The inventory of properties there rose significantly compared to the other CMAs. Buyers had access to an inventory that was 30% higher than in 2022,25 and this increase was maintained throughout the year. This hike is largely explained by the 17% drop in the number of transactions in 2023.25 As for new listings, they experienced a dramatic rise of 20%.25
Despite the radical hike in the inventory, coupled with a market slowdown, the median selling prices didn’t dip, but kept climbing, as compared to the previous year.26 One in five transactions done with DuProprio’s assistance took place over asking, which was higher than the provincial index.27
Selling times were a little faster than the provincial average in 2023 , at 50 days for single-family homes.28 One-third of DuProprio clients reported their property selling within the first month of being put on the market.28
Trois-Rivières: the most robust market
As was the case throughout 2023, the indicators for Q4 showed the Trois-Rivières CMA to be the strongest market in the province.
This market has been highly favourable to sellers for a long while. The inventory of properties available remains very low, much to the chagrin of buyers. It declined 9% in Q4, compared to the same quarter in 2022.29 This is attributable to many property owners delaying their plans to sell or deciding to keep their property. The number of new listings fell 8% in 2023 and 13% in Q4. Consequently, the number of transactions also declined—by 17% for the year 2023, and 24% in Q4.29
The low property inventory and lack of new listings on the market resulted in a rise in the median selling price of single-family homes, by over 8% compared to the previous year during the final quarter.30 The price of multiplexes also rose sharply, by 9% for the year as compared to 2022, and an even sharper rise of 24% in Q4 of 2023.30
It was in the Trois-Rivières CMA that the largest percentage of DuProprio clients (nearly 25%) sold above asking. The amount they received was 4% higher than the last listed price, which contributed to the increase in median selling prices.31
It is no surprise then that selling times in this area were among the fastest in the province. It only took an average of 37 days to sell a single-family home there in 2023.32
Trend analysis and look ahead
A new trend began to emerge in the final months of 2023. While its intensity varied by CMA, an increase in properties going on the market was seen across Quebec.33
This has two possible impacts: it may increase the number of transactions or inflate the inventory available. If this second scenario takes place, the market should lean back toward the equilibrium buyers have been waiting for.
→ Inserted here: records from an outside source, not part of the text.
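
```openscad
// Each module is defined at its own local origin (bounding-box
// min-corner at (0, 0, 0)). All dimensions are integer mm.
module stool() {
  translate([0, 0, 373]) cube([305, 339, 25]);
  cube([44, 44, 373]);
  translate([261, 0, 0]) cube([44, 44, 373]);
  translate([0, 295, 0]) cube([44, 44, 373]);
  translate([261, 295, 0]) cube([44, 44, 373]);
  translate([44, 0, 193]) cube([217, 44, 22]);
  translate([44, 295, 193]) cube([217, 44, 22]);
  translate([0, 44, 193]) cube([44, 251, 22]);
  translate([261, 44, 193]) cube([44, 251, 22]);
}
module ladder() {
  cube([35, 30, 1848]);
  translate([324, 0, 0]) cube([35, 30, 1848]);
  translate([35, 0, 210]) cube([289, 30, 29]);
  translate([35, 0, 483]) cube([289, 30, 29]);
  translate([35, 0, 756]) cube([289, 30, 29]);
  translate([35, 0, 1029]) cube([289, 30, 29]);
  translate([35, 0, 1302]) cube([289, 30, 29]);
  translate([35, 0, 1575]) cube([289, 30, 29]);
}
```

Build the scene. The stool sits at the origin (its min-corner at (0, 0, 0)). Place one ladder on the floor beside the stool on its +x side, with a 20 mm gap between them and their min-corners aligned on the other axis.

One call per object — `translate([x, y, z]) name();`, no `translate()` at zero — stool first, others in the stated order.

stool();
translate([325, 0, 0]) ladder();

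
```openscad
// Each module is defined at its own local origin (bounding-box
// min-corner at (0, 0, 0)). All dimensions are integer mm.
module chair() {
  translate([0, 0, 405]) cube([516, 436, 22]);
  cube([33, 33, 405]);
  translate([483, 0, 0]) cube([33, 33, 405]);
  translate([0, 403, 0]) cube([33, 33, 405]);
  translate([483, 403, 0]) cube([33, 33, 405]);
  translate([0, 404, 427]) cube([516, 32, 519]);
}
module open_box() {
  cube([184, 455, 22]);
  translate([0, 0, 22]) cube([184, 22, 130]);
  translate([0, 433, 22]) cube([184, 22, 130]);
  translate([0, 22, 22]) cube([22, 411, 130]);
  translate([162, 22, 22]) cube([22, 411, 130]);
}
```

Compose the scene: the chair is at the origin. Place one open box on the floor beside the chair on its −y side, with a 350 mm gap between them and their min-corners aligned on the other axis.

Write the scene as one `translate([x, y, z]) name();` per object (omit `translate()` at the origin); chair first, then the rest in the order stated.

chair();
translate([0, -805, 0]) open_box();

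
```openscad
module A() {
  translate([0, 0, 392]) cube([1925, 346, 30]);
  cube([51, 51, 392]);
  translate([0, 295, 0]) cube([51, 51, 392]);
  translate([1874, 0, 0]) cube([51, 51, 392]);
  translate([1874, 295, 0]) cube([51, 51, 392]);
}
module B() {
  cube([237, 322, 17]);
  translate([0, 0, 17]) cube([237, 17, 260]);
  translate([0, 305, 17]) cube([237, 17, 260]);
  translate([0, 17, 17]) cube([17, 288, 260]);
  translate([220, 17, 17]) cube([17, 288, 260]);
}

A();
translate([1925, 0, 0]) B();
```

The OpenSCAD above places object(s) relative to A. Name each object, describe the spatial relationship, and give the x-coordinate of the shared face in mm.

A is a bench. B is an open box. The open box is against the bench's +x side, with their −y faces flush. The x-coordinate of the shared face is 1925 mm.

The bench's +x face and the open box's −x face are both at x = 1925 mm.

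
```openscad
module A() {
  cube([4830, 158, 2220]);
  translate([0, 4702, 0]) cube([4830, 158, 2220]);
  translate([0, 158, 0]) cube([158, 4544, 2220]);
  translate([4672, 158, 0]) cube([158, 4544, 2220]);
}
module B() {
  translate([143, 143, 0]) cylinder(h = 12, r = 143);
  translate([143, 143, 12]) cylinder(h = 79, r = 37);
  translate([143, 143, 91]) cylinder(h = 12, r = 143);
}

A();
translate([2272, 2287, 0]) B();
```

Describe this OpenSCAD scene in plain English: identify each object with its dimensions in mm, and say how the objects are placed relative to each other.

A is a box-shaped house frame (walls only): outside footprint 4830×4860 mm, wall height 2220 mm, wall thickness 158 mm. The two y-facing walls run the full x-width; the two x-facing walls fit between the inner faces of the y-facing walls.

B is a spool: two coaxial disc flanges of radius 143 mm and thickness 12 mm, joined by a core cylinder of radius 37 mm and height 79 mm. The lower flange rests on z = 0 and the three cylinders share a vertical axis.

The spool sits inside the house frame, centred.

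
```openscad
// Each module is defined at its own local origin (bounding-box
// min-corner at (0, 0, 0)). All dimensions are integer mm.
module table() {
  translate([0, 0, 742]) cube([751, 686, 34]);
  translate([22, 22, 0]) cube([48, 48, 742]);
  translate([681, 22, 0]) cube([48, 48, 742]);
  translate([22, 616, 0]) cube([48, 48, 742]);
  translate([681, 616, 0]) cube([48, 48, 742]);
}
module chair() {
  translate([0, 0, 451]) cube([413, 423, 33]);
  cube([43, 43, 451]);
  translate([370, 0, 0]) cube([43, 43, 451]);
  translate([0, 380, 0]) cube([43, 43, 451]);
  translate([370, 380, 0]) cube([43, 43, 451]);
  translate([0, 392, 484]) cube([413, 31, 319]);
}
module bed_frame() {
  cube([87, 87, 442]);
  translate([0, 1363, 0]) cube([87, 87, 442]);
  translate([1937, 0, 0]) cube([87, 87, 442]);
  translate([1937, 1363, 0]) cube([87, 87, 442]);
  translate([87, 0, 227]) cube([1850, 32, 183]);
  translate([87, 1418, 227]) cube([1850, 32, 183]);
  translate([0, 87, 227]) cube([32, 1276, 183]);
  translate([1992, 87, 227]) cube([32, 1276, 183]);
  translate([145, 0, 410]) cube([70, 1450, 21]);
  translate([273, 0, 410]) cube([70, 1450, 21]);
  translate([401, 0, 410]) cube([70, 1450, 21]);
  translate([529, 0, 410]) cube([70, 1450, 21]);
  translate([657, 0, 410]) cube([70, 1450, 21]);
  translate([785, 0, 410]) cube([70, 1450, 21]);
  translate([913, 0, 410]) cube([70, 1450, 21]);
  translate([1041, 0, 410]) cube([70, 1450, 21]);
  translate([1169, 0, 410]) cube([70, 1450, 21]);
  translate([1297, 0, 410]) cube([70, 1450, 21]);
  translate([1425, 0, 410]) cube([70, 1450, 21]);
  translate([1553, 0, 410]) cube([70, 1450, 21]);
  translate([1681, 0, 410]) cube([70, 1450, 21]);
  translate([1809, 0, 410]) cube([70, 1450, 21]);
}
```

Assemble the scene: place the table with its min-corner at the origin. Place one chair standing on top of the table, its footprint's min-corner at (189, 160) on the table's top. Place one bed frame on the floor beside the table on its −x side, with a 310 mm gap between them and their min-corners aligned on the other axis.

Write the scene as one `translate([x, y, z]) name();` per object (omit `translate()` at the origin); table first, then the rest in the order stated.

table();
translate([189, 160, 776]) chair();
translate([-2334, 0, 0]) bed_frame();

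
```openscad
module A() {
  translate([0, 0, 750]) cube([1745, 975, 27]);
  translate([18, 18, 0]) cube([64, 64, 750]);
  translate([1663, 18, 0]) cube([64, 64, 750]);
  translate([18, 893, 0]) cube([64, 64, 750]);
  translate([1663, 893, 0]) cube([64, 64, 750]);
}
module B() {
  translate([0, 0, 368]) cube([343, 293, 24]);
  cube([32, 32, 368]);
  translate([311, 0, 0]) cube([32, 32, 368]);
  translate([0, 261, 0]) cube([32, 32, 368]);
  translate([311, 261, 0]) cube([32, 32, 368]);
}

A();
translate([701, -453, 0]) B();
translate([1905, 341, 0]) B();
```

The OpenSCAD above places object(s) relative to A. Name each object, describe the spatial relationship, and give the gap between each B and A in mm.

A is a table. B is a stool. Two stools sit around the table at the −y, +x sides. The gap between each stool and the table is 160 mm.

Each stool's nearest face is 160 mm from the table's bounding box.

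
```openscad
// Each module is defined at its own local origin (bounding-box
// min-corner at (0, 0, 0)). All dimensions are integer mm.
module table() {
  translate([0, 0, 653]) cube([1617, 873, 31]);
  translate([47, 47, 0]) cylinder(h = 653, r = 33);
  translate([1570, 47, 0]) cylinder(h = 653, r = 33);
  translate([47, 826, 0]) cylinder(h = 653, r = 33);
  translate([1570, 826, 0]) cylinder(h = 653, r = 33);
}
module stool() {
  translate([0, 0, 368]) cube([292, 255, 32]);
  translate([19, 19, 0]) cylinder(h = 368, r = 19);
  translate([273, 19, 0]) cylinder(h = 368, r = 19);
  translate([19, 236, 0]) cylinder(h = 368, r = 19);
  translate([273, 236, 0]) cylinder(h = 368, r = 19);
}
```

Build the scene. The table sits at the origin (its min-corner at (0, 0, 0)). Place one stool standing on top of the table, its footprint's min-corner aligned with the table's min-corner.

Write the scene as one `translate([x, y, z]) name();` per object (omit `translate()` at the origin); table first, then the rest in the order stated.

table();
translate([0, 0, 684]) stool();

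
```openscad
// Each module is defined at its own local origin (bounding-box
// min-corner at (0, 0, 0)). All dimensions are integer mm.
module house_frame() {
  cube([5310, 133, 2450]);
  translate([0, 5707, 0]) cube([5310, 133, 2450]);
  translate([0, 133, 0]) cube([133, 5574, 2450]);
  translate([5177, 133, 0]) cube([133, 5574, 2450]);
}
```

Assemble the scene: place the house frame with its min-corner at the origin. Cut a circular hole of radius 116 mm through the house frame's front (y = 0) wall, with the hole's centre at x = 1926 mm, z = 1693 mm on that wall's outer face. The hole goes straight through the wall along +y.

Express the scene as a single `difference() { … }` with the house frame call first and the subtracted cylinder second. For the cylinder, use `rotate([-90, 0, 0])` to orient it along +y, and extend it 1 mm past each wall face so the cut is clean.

difference() {
  house_frame();
  translate([1926, -1, 1693]) rotate([-90, 0, 0]) cylinder(h = 135, r = 116);
}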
The results of the first months of 2024 will tell us more about how it will play out. New listings are growing sharply (23%) compared to 2023, 34 which gives aspiring owners more chances of achieving their ownership dreams. It does appear that buyers are taking advantage of the situation, since the number of transactions reported rose 11%.34 The inventory has continued to grow since the end of last year; it was 5% higher at the end of January 2024 than in December 2023.34
With these developments, and the announcement that the key interest rate would stay the same, the real estate market is highly interesting, for both sellers and buyers!